What Ruth said. I’m in germany and we call it Baerlauch, which apparently are ramsons. They taste of garlic but are a bit milder and not as stinky, if you know what I mean?
Ruth and Nicole – yes, I do, I mention this in my post, in Russia we called it Cheremsha.
Oh ramps, how I love them. This seems like a pretty genius way of stretching out the ramp goodness by pickling the bottoms, which I’ve always sauteed with the greens. (I find they’re particularly delicious as a bed for some nicely seared scallops. YUM.)
I have not seen ramps out here in Northern California. Either I’ve missed them–or they’re grown and eaten mainly on the East Coast ? I’ll have to do a little research on this…
I must be on the look out for ramps in NY. I love cheremsha and anything pickled appeals to me. I also get that same thing when talking to Russian family, if I come across the word that I can’t translate I’ll just say the English. Usually I am met by confusion.
I had never heard of these wild garlic bulbs until I came across a UK gardening blog recently. I like the name “ramps”, it’s a quirky one!
Ramps are an East Coast native…pretty much from Southern Appilachia to Canada is what I understand. Here’s a great article from J. Kenzi Lopez of Serious Eats that may help everyone understand them better:
There’s concern for those ramps found in the wild being over harversted, so if you know of a patch in your area, take care not to take them all, so there’s more for the following year.
Pickle on, folks!!!
I love the idea of pickling ramps. I usually try to eat the whole short season’s worth in one week! This is way better!
This reminds me of once talking about some Russian green with a colleague who didn’t know its name in English. We figured it out, though, with the help of Wikipedia.
Ramps are retardedly expensive out here, but I’m making these regardless. I love them
Brian @ A Thought For Food
What a great way to preserve them! Looks glorious.
Absolutely lovely! Thyme – I wish I thought of that! Your recipe (and this entire blog) looks simply delicious. I look forward to coming back!
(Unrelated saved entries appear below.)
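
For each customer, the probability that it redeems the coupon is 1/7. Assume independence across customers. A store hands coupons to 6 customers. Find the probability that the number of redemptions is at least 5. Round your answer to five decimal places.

0.00031

X ~ Binomial(6, 0.142857); P(X ≥ 5) = Σ C(6,k) p^k (1−p)^(6−k) over k:
  k=5: C(6,5)·0.142857^5·0.857143^1 = 0.0003060
  k=6: C(6,6)·0.142857^6·0.857143^0 = 0.0000085
Total = 0.0003145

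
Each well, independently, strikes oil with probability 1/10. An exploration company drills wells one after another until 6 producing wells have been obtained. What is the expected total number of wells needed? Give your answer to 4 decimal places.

60.0000

Y = total wells until the sixth success; negative binomial with r=6, p=0.10.
E[Y] = r / p = 6 / 0.10 = 60.000000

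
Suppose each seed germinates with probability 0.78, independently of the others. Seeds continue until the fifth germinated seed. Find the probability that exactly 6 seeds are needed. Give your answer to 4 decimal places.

0.3176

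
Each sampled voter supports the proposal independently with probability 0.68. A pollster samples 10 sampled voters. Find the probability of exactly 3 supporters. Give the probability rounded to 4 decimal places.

0.0130

X ~ Binomial(n=10, p=0.68).
P(X=3) = C(10,3) · p^3 · (1−p)^7
= 120 · 0.31443 · 0.0003436 = 0.012965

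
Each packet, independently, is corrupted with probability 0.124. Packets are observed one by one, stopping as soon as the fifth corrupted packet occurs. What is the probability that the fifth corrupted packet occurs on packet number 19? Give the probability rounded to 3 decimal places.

0.014

Y = trial on which the fifth success occurs; negative binomial, r=5, p=0.124.
P(Y=19) = C(18,4) · p^5 · (1−p)^14
= 3060 · 2.9316e-05 · 0.1567 = 0.01406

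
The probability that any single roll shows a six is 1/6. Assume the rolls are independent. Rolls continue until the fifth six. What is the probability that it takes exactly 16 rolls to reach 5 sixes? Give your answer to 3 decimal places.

Y = trial on which the fifth success occurs; negative binomial, r=5, p=0.166667.
P(Y=16) = C(15,4) · p^5 · (1−p)^11
= 1365 · 0.0001286 · 0.13459 = 0.02363

0.024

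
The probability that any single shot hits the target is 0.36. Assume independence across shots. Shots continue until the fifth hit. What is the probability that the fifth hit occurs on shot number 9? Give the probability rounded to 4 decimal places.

Y = trial on which the fifth success occurs; negative binomial, r=5, p=0.36.
P(Y=9) = C(8,4) · p^5 · (1−p)^4
= 70 · 0.0060466 · 0.16777 = 0.071012

0.0710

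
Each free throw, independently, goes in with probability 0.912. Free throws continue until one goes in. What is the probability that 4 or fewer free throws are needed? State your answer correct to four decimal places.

Y = number of free throws to the first success; geometric, p = 0.912.
P(Y ≤ 4) = 1 − (1−p)^4 = 1 − 0.000060 = 0.999940

0.9999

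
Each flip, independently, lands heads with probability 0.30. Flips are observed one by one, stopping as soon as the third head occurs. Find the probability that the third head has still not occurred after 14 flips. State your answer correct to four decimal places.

0.1608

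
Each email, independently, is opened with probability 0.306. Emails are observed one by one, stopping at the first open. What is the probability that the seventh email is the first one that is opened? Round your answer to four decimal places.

0.0342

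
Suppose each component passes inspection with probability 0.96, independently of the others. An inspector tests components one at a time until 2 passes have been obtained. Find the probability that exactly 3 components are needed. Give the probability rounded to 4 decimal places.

Y = trial on which the second success occurs; negative binomial, r=2, p=0.96.
P(Y=3) = C(2,1) · p^2 · (1−p)^1
= 2 · 0.9216 · 0.04 = 0.073728

0.0737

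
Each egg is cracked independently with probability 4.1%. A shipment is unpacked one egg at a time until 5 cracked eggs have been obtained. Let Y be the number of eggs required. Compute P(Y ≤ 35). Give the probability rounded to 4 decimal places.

Finishing within 35 eggs ⇔ at least 5 successes in the first 35. With X ~ Binomial(35, 0.041), P(Y ≤ 35) = 1 − P(X ≤ 4).
  k=0: C(35,0)·0.041^0·0.959^35 = 0.231021
  k=1: C(35,1)·0.041^1·0.959^34 = 0.345688
  k=2: C(35,2)·0.041^2·0.959^33 = 0.251246
  k=3: C(35,3)·0.041^3·0.959^32 = 0.118156
  k=4: C(35,4)·0.041^4·0.959^31 = 0.040412
1 − 0.986523 = 0.013477

0.0135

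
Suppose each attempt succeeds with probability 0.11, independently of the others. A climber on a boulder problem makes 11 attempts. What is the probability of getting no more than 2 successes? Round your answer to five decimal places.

0.88798

X ~ Binomial(11, 0.11); P(X ≤ 2) = Σ C(11,k) p^k (1−p)^(11−k) over k:
  k=0: C(11,0)·0.11^0·0.89^11 = 0.2775173
  k=1: C(11,1)·0.11^1·0.89^10 = 0.3772988
  k=2: C(11,2)·0.11^2·0.89^9 = 0.2331622
Total = 0.8879783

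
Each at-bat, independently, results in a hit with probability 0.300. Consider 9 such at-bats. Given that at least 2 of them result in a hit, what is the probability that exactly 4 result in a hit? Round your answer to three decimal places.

X ~ Binomial(9, 0.30). Want P(X=4 | X≥2) = P(X=4) / P(X≥2).
P(X=4) = C(9,4)·0.30^4·0.70^5 = 0.17153
P(X≥2) = 1 − 0.04035 − 0.15565 = 0.80400
Ratio = 0.17153 / 0.80400 = 0.21335

0.213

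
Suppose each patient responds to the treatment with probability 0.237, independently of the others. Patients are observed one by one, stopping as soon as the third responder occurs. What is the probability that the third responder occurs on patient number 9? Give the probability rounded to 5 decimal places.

Y = trial on which the third success occurs; negative binomial, r=3, p=0.237.
P(Y=9) = C(8,2) · p^3 · (1−p)^6
= 28 · 0.013312 · 0.19731 = 0.0735445

0.07354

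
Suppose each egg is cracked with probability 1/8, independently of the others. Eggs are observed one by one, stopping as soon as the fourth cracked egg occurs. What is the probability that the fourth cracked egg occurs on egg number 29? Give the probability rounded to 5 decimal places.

Y = trial on which the fourth success occurs; negative binomial, r=4, p=0.125.
P(Y=29) = C(28,3) · p^4 · (1−p)^25
= 3276 · 0.00024414 · 0.035498 = 0.0283913

0.02839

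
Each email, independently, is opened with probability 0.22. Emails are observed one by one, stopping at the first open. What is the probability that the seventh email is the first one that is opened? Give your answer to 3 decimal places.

0.050

Geometric (trials to first success), p = 0.22.
P(Y = 7) = (1−p)^6 · p = 0.2252 · 0.22 = 0.04954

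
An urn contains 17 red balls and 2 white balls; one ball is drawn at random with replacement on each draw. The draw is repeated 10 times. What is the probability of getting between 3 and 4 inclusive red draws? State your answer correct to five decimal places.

X ~ Binomial(10, 0.894737); P(3 ≤ X ≤ 4) = Σ C(10,k) p^k (1−p)^(10−k) over k:
  k=3: C(10,3)·0.894737^3·0.105263^7 = 0.0000123
  k=4: C(10,4)·0.894737^4·0.105263^6 = 0.0001831
Total = 0.0001954

0.00020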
I tried pickling spring garlic for the first time last week (I had an eye out for ramps but the little greenmarket near me didn’t have them), with hot pepper flakes and mustard seeds. Delicious! If I can get my hands on ramps this week I’m going to try your method — plus they’re a perfect excuse to make a bloody mary :)
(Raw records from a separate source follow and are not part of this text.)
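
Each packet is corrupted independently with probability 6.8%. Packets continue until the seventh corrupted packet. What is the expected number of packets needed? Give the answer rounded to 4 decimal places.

Y = total packets until the seventh success; negative binomial with r=7, p=0.068.
E[Y] = r / p = 7 / 0.068 = 102.941176

102.9412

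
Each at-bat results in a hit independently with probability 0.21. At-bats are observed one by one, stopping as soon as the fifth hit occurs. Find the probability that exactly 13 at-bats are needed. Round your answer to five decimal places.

0.03067

Y = trial on which the fifth success occurs; negative binomial, r=5, p=0.21.
P(Y=13) = C(12,4) · p^5 · (1−p)^8
= 495 · 0.00040841 · 0.15171 = 0.0306703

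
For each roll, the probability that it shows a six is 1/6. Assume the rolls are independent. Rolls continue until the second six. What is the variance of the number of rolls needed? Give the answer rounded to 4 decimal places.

60.0000

Y = total rolls until the second success; negative binomial with r=2, p=0.166667.
Var(Y) = r(1−p)/p² = 2·0.833333 / 0.166667² = 60.000000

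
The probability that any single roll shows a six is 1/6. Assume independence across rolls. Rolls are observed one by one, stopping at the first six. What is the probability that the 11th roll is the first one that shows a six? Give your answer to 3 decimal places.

0.027

Geometric (trials to first success), p = 0.166667.
P(Y = 11) = (1−p)^10 · p = 0.16151 · 0.166667 = 0.02692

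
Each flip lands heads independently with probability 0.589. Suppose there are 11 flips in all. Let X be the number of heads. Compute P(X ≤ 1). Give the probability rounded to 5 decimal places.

0.00095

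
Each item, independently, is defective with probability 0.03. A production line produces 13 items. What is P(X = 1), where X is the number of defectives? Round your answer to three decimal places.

X ~ Binomial(n=13, p=0.03).
P(X=1) = C(13,1) · p^1 · (1−p)^12
= 13 · 0.03 · 0.69384 = 0.27060

0.271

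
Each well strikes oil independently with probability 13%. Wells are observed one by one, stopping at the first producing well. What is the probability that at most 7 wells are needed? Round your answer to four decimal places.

0.6227

Y = number of wells to the first success; geometric, p = 0.13.
P(Y ≤ 7) = 1 − (1−p)^7 = 1 − 0.377255 = 0.622745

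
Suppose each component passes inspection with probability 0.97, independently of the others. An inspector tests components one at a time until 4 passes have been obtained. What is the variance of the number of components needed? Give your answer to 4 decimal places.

Y = total components until the fourth success; negative binomial with r=4, p=0.97.
Var(Y) = r(1−p)/p² = 4·0.03 / 0.97² = 0.127537

0.1275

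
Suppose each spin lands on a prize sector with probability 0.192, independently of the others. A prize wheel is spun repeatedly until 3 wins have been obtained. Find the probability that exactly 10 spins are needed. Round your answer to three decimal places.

0.057

Y = trial on which the third success occurs; negative binomial, r=3, p=0.192.
P(Y=10) = C(9,2) · p^3 · (1−p)^7
= 36 · 0.0070779 · 0.22484 = 0.05729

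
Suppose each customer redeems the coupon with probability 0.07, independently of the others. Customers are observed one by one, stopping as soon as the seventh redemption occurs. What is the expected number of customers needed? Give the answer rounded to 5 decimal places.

Y = total customers until the seventh success; negative binomial with r=7, p=0.07.
E[Y] = r / p = 7 / 0.07 = 100.0000000

100.00000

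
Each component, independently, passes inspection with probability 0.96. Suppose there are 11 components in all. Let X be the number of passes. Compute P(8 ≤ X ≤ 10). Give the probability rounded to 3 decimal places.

0.361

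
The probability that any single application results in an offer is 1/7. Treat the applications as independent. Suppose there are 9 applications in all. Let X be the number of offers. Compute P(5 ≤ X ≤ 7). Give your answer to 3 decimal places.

X ~ Binomial(9, 0.142857); P(5 ≤ X ≤ 7) = Σ C(9,k) p^k (1−p)^(9−k) over k:
  k=5: C(9,5)·0.142857^5·0.857143^4 = 0.00405
  k=6: C(9,6)·0.142857^6·0.857143^3 = 0.00045
  k=7: C(9,7)·0.142857^7·0.857143^2 = 0.00003
Total = 0.00453

0.005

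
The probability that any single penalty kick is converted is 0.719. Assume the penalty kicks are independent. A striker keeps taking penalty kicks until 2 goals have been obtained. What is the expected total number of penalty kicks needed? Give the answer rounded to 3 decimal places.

Y = total penalty kicks until the second success; negative binomial with r=2, p=0.719.
E[Y] = r / p = 2 / 0.719 = 2.78164

2.782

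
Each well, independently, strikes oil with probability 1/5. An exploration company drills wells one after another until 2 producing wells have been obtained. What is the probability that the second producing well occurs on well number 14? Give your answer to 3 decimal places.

Y = trial on which the second success occurs; negative binomial, r=2, p=0.20.
P(Y=14) = C(13,1) · p^2 · (1−p)^12
= 13 · 0.04 · 0.068719 = 0.03573

0.036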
Wow. I totally had oven roasted ramps for dinner. Tossed ’em in olive oil, sea salt, and black pepper, and then roasted on a sheet pan at 450 F for maybe 15 or 20 minutes until the leaves get crispy. SO GOOD. I don’t know if I would have the heart to pickle them… Lol.
Pille @ Nami-Nami
I’ve got a similar “problem”. Living in Estonia, we only have ramsons (Allium ursinum), and no ramps (Allium tricoccum, – лук канадский in Russian, btw). So whenever I blog about ramson dishes (and I’ve done that a lot), I need to mention that although ramsons are not available in the US, you can easily substitute with ramps :)
The original author is incorrect. Ramps are “cheremsha” is Russian. They are very prominent in colder climate and are a staple in Siberia and Kamchatka.
Valentina – I must disagree with you. I’ve had both ramps AND cheremsha and they taste very different to me. No doubt they are related, but based on what my taste buds tell me, they are not the same thing.